These won’t last long as one is never enough! We’ve put a tasty twist on these traditional cookies, rolling them in finely chopped almonds. You get a lovely crunchy texture on the outside and a delicious nutty flavour that goes perfectly with the drop of Craig’s jam.
- 150g butter, softened
- ¾ cup brown sugar
- ½ tsp vanilla extract
- 1 egg, beaten
- 1 ¾ cups flour
- 1 egg white, lightly beaten
- 1 cup slivered almonds, finely chopped
- ¼ cup Craig’s Blueberry Jam
1. Preheat oven to 200°C. Beat the butter, brown sugar and vanilla extract until creamy. Add the egg and beat until combined.
2. Mix in the flour.
3. Roll heaped tablespoons of the mixture into balls. Dip the balls into the beaten egg white, brushing off any excess before rolling them in the chopped almonds.
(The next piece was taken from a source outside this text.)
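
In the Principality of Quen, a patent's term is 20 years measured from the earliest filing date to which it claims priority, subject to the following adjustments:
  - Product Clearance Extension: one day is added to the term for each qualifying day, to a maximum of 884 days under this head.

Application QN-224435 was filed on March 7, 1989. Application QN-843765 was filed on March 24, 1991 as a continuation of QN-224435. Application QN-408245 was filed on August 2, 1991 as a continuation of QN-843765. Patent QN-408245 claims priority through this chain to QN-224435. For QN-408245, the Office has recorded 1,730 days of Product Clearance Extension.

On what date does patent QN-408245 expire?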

Place on a baking paper lined oven tray, leaving enough room between the cookies as they will spread a little. Make a hollow in the centre of the cookie with your thumb or use the end of a wooden spoon. Drop a small amount (about ½ teaspoon) of Craig’s Blueberry Jam into the hollow.
4. Bake for 12-15 minutes until the biscuits are golden and cooked. Transfer to a cake rack to cool. Keep in an airtight container.